Iron Redox Chemistry and Implications in the Parkinson's Disease Brain

The etiology of Parkinson's disease (PD) is linked with cellular inclusions in the substantia nigra pars compacta region of the brain that are enriched in the misfolded presynaptic protein α-synuclein (αS) and death of the dopaminergic neurons. Brain iron homeostasis governs both neurotransmission and neurodegeneration; hence, the role of iron in PD progression and neuronal health is apparent. Elevated iron deposits become prevalent in the cerebral region upon aging and even more so in the PD brain. Structural as well as oxidative modifications can result from coordination of αS with redox active iron, which could have functional and/or pathological implications. In this review, we will discuss iron-mediated αS aggregation, alterations in iron metabolism, and the role of the iron-dopamine couple.

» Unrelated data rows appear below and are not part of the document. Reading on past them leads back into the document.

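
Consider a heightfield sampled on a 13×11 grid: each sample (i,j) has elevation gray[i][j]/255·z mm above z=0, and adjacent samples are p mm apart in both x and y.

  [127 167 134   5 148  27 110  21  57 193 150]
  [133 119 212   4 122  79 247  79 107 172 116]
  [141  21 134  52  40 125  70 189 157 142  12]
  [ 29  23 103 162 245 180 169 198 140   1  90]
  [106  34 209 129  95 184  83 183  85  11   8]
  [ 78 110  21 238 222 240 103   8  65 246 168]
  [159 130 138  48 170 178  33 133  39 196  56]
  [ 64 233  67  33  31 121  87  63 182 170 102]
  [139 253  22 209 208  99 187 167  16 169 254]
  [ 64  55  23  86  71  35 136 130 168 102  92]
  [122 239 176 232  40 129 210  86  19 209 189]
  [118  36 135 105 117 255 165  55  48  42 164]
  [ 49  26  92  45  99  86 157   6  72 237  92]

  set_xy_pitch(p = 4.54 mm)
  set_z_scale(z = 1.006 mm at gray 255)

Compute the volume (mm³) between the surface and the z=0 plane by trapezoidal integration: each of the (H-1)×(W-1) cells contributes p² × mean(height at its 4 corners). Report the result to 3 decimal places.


1153.979

height_mm = gray/255 × 1.006; cell vol = 4.54² × mean(4 corners)
unit = 4.54² × 1.006 / (4×255) = 0.0203287 mm³ per gray-sum
row 0: Σ corner-gray over 10 cells = 4532  → 92.1296
row 1: Σ corner-gray over 10 cells = 4544  → 92.3736
row 2: Σ corner-gray over 10 cells = 4574  → 92.9835
row 3: Σ corner-gray over 10 cells = 4701  → 95.5652
row 4: Σ corner-gray over 10 cells = 4892  → 99.4480
row 5: Σ corner-gray over 10 cells = 5097  → 103.6154
row 6: Σ corner-gray over 10 cells = 4485  → 91.1742
row 7: Σ corner-gray over 10 cells = 5193  → 105.5669
row 8: Σ corner-gray over 10 cells = 4821  → 98.0046
row 9: Σ corner-gray over 10 cells = 4759  → 96.7443
row 10: Σ corner-gray over 10 cells = 5189  → 105.4856
row 11: Σ corner-gray over 10 cells = 3979  → 80.8879
Σ rows: total corner-gray = 56766  → 1153.9787 mm³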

Moreover, iron interactions with N-terminally acetylated αS, the physiologically relevant form of the human protein, will be addressed to shed light on the current understanding of protein dynamics and the physiological environment in the disease state. Oxidative pathways and biochemical alterations resulting from aberrant iron-induced chemistry are the principal focus of this review in order to highlight the plethora of research that has uncovered this emerging dichotomy of iron playing both functional and disruptive roles in PD pathology.